En el bosque próximo a Chantilly se erguía el castillo del señor de Pontarmé; éste tenía una hija que era amada por el apuesto Lautrec al que la joven correspondía. Podría haber sido sólo una historia de amor si el señor de Pontarmé hubiera aceptado los hechos. Pero desgraciadamente dijo:
—Hija mía, necesitas un esposo rico y poderoso; Lautrec es el caballero más pobre que hay sobre la tierra, ya que no posée ni un cuarto.
—Padre, yo amo a Lautrec y lo amaré siempre —respondió la joven.
El señor no pudo hacerle cambiar de idea, dijera lo que dijera. A la desesperada, furioso por verla oponerse a su voluntad, llamó al carcelero e hizo que la encerraran en una mazmorra del castillo, húmeda y en la que la luz del día no penetraba jamás.
Al tener conocimiento de la desaparición de su amada, el apuesto Lautrec, desesperado, marchó a Tierra Santa como cruzado. Pasó el tiempo. El señor de Pontarmé iba de vez en cuando a ver a su hija. Cada vez le preguntaba si quería cambiar de amor y cada vez ella le repetía que antes preferiría morir. En realidad, iba debilitándose consumida por las enfermedades y los parásitos. Pero el señor, como ella, seguía imperturbable. Ninguno de los dos estaba dispuesto a ceder.

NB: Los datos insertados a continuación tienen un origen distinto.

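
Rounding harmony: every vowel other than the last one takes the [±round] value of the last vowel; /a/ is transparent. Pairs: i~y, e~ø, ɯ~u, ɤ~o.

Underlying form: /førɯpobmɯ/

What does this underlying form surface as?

/ø/ harmonizes with /ɯ/ ([-round]) → [e]
/o/ harmonizes with /ɯ/ ([-round]) → [ɤ]

[ferɯpɤbmɯ]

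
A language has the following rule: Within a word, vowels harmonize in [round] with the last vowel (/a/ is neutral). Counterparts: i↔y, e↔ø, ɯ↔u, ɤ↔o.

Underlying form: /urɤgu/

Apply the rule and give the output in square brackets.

[urogu]

/ɤ/ harmonizes with /u/ ([+round]) → [o]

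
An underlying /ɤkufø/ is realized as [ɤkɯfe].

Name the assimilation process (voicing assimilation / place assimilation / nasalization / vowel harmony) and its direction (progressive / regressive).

vowel harmony, progressive

/u/→[ɯ] /ø/→[e].
Vowels agree with the first vowel, so the harmony is progressive.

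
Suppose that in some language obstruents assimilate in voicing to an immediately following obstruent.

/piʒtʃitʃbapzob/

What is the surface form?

[piʃtʃidʒbabzob]

/ʒ/ before /tʃ/ (voiceless) → [ʃ]
/tʃ/ before /b/ (voiced) → [dʒ]
/p/ before /z/ (voiced) → [b]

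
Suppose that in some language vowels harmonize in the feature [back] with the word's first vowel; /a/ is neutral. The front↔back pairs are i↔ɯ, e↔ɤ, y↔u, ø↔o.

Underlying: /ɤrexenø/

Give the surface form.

[ɤrɤxɤno]

/e/ harmonizes with /ɤ/ ([+back]) → [ɤ]
/e/ harmonizes with /ɤ/ ([+back]) → [ɤ]
/ø/ harmonizes with /ɤ/ ([+back]) → [o]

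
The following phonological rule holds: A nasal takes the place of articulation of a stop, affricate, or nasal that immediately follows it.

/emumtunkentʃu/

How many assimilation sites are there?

/m/ before /t/ (alveolar) → [n]
/n/ before /k/ (velar) → [ŋ]
/n/ before /tʃ/ (palatal) → [ɲ]
3 segments change.

3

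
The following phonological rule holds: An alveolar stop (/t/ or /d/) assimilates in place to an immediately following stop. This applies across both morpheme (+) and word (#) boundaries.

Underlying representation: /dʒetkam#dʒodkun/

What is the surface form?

[dʒekkam#dʒogkun]

/t/ before /k/ (velar) → [k]
/d/ before /k/ (velar) → [g]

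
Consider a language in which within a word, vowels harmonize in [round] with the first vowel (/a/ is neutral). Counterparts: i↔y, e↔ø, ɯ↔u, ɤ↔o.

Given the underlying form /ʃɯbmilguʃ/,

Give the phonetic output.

[ʃɯbmilgɯʃ]

/u/ harmonizes with /ɯ/ ([-round]) → [ɯ]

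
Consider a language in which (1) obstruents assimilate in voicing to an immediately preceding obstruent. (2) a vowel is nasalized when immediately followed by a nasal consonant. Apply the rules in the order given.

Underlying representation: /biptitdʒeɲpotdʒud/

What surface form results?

Rule 1: /dʒ/ after /t/ (voiceless) → [tʃ]
Rule 1: /dʒ/ after /t/ (voiceless) → [tʃ]
After rule 1: biptittʃeɲpottʃud
Rule 2: /e/ before nasal /ɲ/ → [ẽ]

[biptittʃẽɲpottʃud]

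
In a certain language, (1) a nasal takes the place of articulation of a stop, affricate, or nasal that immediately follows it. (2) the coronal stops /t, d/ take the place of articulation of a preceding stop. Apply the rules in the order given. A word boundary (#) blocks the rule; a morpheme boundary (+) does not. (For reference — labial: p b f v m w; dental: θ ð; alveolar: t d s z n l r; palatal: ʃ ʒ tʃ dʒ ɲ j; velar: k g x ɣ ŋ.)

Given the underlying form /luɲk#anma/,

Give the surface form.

Rule 1: /ɲ/ before /k/ (velar) → [ŋ]
Rule 1: /n/ before /m/ (labial) → [m]
After rule 1: luŋk#amma
Rule 2: no segment meets the rule's conditions; no change.

[luŋk#amma]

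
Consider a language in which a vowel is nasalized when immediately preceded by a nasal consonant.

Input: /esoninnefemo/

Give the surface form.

[esonĩnnẽfemõ]

/i/ after nasal /n/ → [ĩ]
/e/ after nasal /n/ → [ẽ]
/o/ after nasal /m/ → [õ]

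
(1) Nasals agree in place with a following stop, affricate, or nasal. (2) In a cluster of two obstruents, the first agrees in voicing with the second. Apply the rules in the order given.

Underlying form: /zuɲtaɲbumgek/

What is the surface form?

Rule 1: /ɲ/ before /t/ (alveolar) → [n]
Rule 1: /ɲ/ before /b/ (labial) → [m]
Rule 1: /m/ before /g/ (velar) → [ŋ]
After rule 1: zuntambuŋgek
Rule 2: no segment meets the rule's conditions; no change.

[zuntambuŋgek]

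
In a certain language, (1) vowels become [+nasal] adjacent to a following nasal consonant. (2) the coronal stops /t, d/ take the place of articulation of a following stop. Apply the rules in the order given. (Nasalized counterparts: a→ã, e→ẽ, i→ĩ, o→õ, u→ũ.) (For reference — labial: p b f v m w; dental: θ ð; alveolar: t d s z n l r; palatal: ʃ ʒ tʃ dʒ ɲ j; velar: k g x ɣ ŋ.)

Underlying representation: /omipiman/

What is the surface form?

[õmipĩmãn]

Rule 1: /o/ before nasal /m/ → [õ]
Rule 1: /i/ before nasal /m/ → [ĩ]
Rule 1: /a/ before nasal /n/ → [ã]
After rule 1: õmipĩmãn
Rule 2: no segment meets the rule's conditions; no change.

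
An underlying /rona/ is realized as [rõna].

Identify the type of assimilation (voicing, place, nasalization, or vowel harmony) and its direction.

/o/→[õ].
Each target copies a feature from the following segment, so the direction is regressive.

nasalization, regressive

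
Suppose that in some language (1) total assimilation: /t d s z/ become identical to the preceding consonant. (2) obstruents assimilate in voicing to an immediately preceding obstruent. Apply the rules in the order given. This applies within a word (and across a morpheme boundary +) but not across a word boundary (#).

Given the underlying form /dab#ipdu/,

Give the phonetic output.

[dab#ippu]

Rule 1: /d/ after /p/ → [p] (total assimilation)
After rule 1: dab#ippu
Rule 2: no segment meets the rule's conditions; no change.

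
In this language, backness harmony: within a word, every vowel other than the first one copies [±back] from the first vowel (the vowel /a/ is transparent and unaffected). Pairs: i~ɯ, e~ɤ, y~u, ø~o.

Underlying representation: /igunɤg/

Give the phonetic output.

/u/ harmonizes with /i/ ([-back]) → [y]
/ɤ/ harmonizes with /i/ ([-back]) → [e]

[igyneg]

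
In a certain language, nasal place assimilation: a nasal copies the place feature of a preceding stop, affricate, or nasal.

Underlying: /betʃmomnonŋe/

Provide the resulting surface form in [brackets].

[betʃɲommonne]

/m/ after /tʃ/ (palatal) → [ɲ]
/n/ after /m/ (labial) → [m]
/ŋ/ after /n/ (alveolar) → [n]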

Siete años después, el caballero Lautrec regresó de Jerusalén. Mientras cabalgaba pensativo por la ruta de Saint-Denis, se cruzó con un cortejo fúnebre. Era la hija del señor de Pontarmé que acababa de morir y era conducida a su tumba.

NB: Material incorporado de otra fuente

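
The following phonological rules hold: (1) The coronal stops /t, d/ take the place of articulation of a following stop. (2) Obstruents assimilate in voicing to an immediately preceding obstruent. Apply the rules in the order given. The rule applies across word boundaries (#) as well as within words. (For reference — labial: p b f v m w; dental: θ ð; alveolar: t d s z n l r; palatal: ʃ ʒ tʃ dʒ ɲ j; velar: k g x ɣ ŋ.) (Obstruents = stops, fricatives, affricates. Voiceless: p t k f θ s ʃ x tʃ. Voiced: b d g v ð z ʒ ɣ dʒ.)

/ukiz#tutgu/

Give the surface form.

[ukiz#dukku]

Rule 1: /t/ before /g/ (velar) → [k]
After rule 1: ukiz#tukgu
Rule 2: /t/ after /z/ (voiced) → [d]
Rule 2: /g/ after /k/ (voiceless) → [k]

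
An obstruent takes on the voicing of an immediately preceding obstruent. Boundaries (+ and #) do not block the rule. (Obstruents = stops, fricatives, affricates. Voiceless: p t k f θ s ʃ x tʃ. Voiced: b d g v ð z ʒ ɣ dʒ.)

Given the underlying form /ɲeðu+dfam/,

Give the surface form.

[ɲeðu+dvam]

/f/ after /d/ (voiced) → [v]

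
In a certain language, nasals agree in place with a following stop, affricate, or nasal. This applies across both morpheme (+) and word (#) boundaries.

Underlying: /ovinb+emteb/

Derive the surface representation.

/n/ before /b/ (labial) → [m]
/m/ before /t/ (alveolar) → [n]

[ovimb+enteb]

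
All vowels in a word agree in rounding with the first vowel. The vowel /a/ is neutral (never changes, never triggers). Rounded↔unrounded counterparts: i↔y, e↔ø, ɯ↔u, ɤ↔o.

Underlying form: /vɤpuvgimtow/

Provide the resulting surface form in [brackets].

/u/ harmonizes with /ɤ/ ([-round]) → [ɯ]
/o/ harmonizes with /ɤ/ ([-round]) → [ɤ]

[vɤpɯvgimtɤw]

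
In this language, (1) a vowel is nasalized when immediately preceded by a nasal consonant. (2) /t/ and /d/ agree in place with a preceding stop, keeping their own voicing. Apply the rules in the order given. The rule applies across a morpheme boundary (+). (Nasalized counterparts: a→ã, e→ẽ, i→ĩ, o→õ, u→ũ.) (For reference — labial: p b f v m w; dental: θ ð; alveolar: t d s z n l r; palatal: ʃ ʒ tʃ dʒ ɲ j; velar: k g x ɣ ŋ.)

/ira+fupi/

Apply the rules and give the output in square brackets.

Rule 1: no segment meets the rule's conditions; no change.
After rule 1: ira+fupi
Rule 2: no segment meets the rule's conditions; no change.

[ira+fupi]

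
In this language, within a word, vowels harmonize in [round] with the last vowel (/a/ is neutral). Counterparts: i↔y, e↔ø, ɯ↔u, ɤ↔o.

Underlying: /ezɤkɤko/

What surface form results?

/e/ harmonizes with /o/ ([+round]) → [ø]
/ɤ/ harmonizes with /o/ ([+round]) → [o]
/ɤ/ harmonizes with /o/ ([+round]) → [o]

[øzokoko]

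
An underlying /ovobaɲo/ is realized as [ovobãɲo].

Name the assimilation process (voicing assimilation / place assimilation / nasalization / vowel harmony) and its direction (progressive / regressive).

/a/→[ã].
Each target copies a feature from the following segment, so the direction is regressive.

nasalization, regressive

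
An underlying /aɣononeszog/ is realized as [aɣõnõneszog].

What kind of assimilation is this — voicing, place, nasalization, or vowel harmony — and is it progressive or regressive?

/o/→[õ] /o/→[õ].
Each target copies a feature from the following segment, so the direction is regressive.

nasalization, regressive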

Terrible fue su dolor y más terrible aún su ira, tanto que hizo huir a los presentes, nobles y clérigos. Lautrec se quedó solo ante el ataúd, llorando lágrimas amargas por su amor perdido para siempre. Después de un momento de desesperación, abrió el ataúd, rompió el sudario de lino con la ayuda de un puñal de oro. Se inclinó hacia la muerta y la besó con toda su ternura. Entonces, ¡oh, milagro! la joven abrió los ojos, sonrió, se incorporó y se lanzó a sus brazos, resucitada por el amor.
Todos los que habían venido para el entierro y que miraban desde lejos, levantaron gozosamente los brazos hacia el cielo. Y los sacerdotes se alegraron y gritaron:
—En lugar de enterrarla, vamos a casarla.